At first, this will be done anonymously, however, some users will probably want to stick to their team, especially if they are winning. To solve it, there will be an option for the user to sign up to my newsletter, creating a user record and locking them into their team for good. Each time the user enters the website, they can login to keep earning points for their team.

Now, what will be the ultimate goal? Other than winning, I could introduce the concepts of seasons, where, for x number of months the teams will compete against each other and at the end of the season the winning team recieves a discount on a product or a digital badge. This will hopefully allow users to become more invested.

I can also introduce an avatar for users who have chosen to sign up, allowing them to personalise their avatar, which will be displayed as their profile picture on comment sections, etc.

So, quite a few features in there, lets bring it back to the Octalysis Framework. Which pillars am I targeting here?

  1. Epic meaning and calling - users will get a sense of belonging and community when they earn more points for the team as a whole.
  2. Development and accomplishment - users will be able to see how many points they’ve personally contributed to their team allowing for a sense of accomplishment.
  3. Ownership and possession - the profile avatar with personalisation will give the user a sense of ownership allowing them to become more attached.
  4. Scarcity and impatience - users will have the option to receive further rewards by providing their email to lock in their team and personalising their avatars.
  5. Loss and avoidance - although users won’t be losing anything personally, if they don’t contribute to their team, they will lose out on the community they could create and the special rewards that they may receive.

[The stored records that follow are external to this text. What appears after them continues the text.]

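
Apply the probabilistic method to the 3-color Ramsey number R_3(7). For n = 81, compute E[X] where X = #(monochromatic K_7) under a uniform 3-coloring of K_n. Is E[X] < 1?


E[X] = C(81, 7) · 3^{1 − 21} = 3477216600 · 3^{−20} = 3477216600/3486784401.
As a reduced fraction: E[X] = 42928600/43046721 ≈ 0.9973.
Is E[X] < 1? YES.
Since E[X] < 1, there exists a 3-coloring of K_{81} with no monochromatic K_7; hence R_3(7) > 81.

E[X] = 42928600/43046721 ≈ 0.9973; E[X] < 1, so R_3(7) > 81.


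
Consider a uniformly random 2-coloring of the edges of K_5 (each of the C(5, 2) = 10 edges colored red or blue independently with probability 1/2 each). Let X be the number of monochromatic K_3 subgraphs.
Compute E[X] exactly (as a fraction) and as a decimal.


Let X = Σ_S X_S over the C(5, 3) = 10 subsets S of size 3, where X_S = 1 if the K_3 on S is monochromatic.
For a fixed S, the K_3 on S has C(3, 2) = 3 edges. P[all 3 edges red] = (1/2)^3, and likewise for blue, so P[monochromatic] = 2·(1/2)^3 = 2^{1 − 3} = 1/4.
By linearity: E[X] = C(5, 3) · 2^{1 − 3} = 10 · 1/4 = 5/2.
Numerically: E[X] ≈ 2.5000.

E[X] = C(5,3)·2^(1−C(3,2)) = 5/2 ≈ 2.5000.


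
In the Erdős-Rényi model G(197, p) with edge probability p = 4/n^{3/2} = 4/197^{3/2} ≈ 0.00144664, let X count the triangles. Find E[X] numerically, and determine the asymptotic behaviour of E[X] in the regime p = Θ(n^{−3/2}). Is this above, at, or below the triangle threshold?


Number of potential triangles: C(197, 3) = 1254890.
Each occurs with probability p³ ≈ (0.00144664)³ ≈ 3.02748469e-09.
By linearity: E[X] = C(197, 3)·p³ ≈ 1254890 · 3.02748469e-09 ≈ 0.003799.
Since α = 3/2 > 1, p = c/n^{3/2} = o(1/n) is below the triangle threshold p ~ 1/n. Asymptotically E[X] ~ (c³/6)·n^{3(1−α)} = (4³/6)·n^{-1.5} → 0, so by Markov's inequality G has no triangles w.h.p.

E[X] ≈ 0.003799; in regime p = Θ(1/n^{3/2}) E[X] tends to 0 (below the triangle threshold p ~ 1/n).


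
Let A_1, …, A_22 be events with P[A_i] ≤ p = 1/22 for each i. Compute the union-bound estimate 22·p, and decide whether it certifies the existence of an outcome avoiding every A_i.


Union bound: P[∪_{i=1}^{22} A_i] ≤ Σ_i P[A_i] ≤ 22·p = 22·(1/22) = 1.
Numerically: 1 ≈ 1.0000.
Is 1 < 1? NO.
Since the bound 1 is ≥ 1, the union bound is uninformative here; it does NOT by itself certify existence.

22·p = 1 ≈ 1.0000; existence NOT certified by the union bound.


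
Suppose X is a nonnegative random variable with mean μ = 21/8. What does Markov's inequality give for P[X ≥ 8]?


μ = E[X] = 21/8, a = 8.
Markov: P[X ≥ 8] ≤ μ/a = (21/8)/8 = 21/64.
Numerically: ≈ 0.328.
(Since a = 8 > μ = 2.625, the bound 21/64 is < 1 and informative.)

P[X ≥ 8] ≤ 21/64 ≈ 0.328.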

To wrap up, Gamification is a really interesting topic in the development space, at least for myself. I’ve wanted to become a game developer for years, so being able to introduce some of these underlying techniques to what I build almost everyday is really cool. Definitely keep an eye out for some of these techniques, I think you’ll be suprised what you find. Especially when you realise even LinkedIn applies some of this… Surely recruiters gain points when they message developers, it is never ending. Anyway… I hope this was an interesting article, maybe some day I will implement the “House” idea above or something else completely.